DECA tailgate targets mental health
The annual Superior High School DECA Tailgate Fundraiser is focusing on a clear and present need. Every dollar raised during this year’s event, which takes place before and during the home football game Friday, Sept. 14, will provide mental health services to Superior students.
“You might not see it,” said senior Jessica Kimmes, president of DECA, an association of marketing students. “You might look at someone and think they’re totally fine. But beneath everything they could be hiding something. Beneath a fake smile, some people are struggling. And it’s hard to know that.”
Many students at SHS have experienced personal losses, Kimmes said, and a student died last year. Teens deal with academic and home pressures as well.
“Everyone’s hurting in some sort of way,” Kimmes said.
That’s the reason the student council focuses on kindness, she said, and why DECA has targeted student mental health with its community service event.
“Our DECA chapter kind of noticed that people need to be kind, but then the person that’s hurting needs help,” Kimmes said.
The money raised will be earmarked for student therapy services from Lake Superior Community Health Center. Kimmes said the center has three therapists who offer services to students throughout the district.
Their “Mental Health Matters” fundraiser is very timely, according to District Administrator Amy Starzecki. At a feedback session with all teachers and staff two weeks ago, the four different groups delivered the same answer.
“It was really the most powerful thing I’ve probably been a part of since I’ve been here,” Starzecki said. “When I asked them what our greatest challenge is, it was mental health for our students and families.

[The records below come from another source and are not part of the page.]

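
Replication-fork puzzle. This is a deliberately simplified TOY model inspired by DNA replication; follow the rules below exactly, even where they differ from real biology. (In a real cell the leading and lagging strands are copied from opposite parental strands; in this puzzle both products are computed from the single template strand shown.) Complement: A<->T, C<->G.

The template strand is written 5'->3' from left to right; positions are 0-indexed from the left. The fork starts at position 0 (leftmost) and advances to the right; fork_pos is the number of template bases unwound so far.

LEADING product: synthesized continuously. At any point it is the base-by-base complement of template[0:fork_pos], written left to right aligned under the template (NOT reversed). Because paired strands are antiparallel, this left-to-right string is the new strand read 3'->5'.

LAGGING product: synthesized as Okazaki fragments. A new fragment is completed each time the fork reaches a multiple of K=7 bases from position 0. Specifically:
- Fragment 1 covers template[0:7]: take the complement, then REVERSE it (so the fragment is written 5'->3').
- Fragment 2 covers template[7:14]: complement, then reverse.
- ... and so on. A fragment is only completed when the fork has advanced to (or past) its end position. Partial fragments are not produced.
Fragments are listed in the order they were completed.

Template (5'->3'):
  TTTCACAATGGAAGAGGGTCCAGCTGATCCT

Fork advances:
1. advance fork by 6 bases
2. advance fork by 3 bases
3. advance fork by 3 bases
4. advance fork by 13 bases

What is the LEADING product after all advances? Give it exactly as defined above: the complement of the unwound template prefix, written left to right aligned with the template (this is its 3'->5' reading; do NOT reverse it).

Answer: AAAGTGTTACCTTCTCCCAGGTCGA

Derivation:
Step 1: advance 6 -> fork_pos = 0 + 6 = 6.
Step 2: advance 3 -> fork_pos = 6 + 3 = 9.
Step 3: advance 3 -> fork_pos = 9 + 3 = 12.
Step 4: advance 13 -> fork_pos = 12 + 13 = 25.
Unwound prefix: template[0:25] = TTTCACAATGGAAGAGGGTCCAGCT
Complement it base by base (A<->T, C<->G), keeping left-to-right order:
  [0:5] TTTCA -> AAAGT
  [5:10] CAATG -> GTTAC
  [10:15] GAAGA -> CTTCT
  [15:20] GGGTC -> CCCAG
  [20:25] CAGCT -> GTCGA
Concatenate: AAAGTGTTACCTTCTCCCAGGTCGA (length 25; written aligned with the template, i.e. 3'->5').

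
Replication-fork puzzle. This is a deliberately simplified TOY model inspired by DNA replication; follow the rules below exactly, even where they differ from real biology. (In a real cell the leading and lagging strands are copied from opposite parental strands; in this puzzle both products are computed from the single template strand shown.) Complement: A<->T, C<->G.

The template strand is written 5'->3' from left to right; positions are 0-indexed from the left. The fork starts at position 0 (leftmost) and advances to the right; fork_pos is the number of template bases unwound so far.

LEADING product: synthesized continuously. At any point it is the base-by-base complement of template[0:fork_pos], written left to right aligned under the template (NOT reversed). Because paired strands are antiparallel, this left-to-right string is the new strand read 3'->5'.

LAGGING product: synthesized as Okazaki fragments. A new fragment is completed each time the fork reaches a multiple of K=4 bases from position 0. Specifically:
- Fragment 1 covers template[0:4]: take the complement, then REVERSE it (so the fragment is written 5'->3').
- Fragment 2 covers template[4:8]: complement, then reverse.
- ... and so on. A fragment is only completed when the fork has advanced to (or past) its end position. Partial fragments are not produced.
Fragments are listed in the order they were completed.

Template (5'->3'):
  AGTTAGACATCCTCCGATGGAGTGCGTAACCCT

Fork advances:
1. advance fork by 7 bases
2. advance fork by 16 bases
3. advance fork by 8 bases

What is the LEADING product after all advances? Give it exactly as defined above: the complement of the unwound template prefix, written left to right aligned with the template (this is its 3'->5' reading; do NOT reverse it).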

“It’s the No. 1 thing impacting our kids.”
The school district provides counselors in every building and has Lake Superior Community Health Center therapists available. This year, SHS has added a full-time social worker to their staff. Jane Larson is a clinical social worker and therapist. She will provide social, emotional and behavioral supports, work with educators and serve as a liaison to help families connect to community resources
“This is the first time we had a position like this at the high school or even in the district,” SHS Principal Greg Posewitz said. “So we’re all kind of still learning this and we’ll be meeting on it regularly, especially on the beginning of the year to define what her role is.”
The high school has tried to address student needs in the past.
“They weren’t as successful as we had hoped, so we’re just trying another approach,” Posewitz said. “Having a full-time person here will be greatly beneficial to our students.”
Coming from Minnesota, Starzecki said it appears there is a real void when it comes to community supports for Superior families and students in the area of mental health.
“It feels to me that we don’t have the same amount and level of resources that I had when I was in Duluth,” she said.
She plans to investigate what barriers exist and how to impact them, and she applauded the DECA students’ work.
“I think it’s wonderful and it completely aligns with what our staff are saying our kids need and what our community needs,” Starzecki said.
The tailgate fundraiser begins with family fun from 5-6 p.m. Friday, Sept. 14 at the NBC Spartan Sports Complex. During that hour, every $6 game admission ($4 for students) includes free food and family games, and all the money goes to DECA. From 6-7 p.m., the admission price will not go to the students’ mental health initiative, but visitors can purchase food and T-shirts from DECA or bid on silent auction items.
The students will also hold a “miracle minute” between the first two periods, trying to raise as much money as they can during that time frame.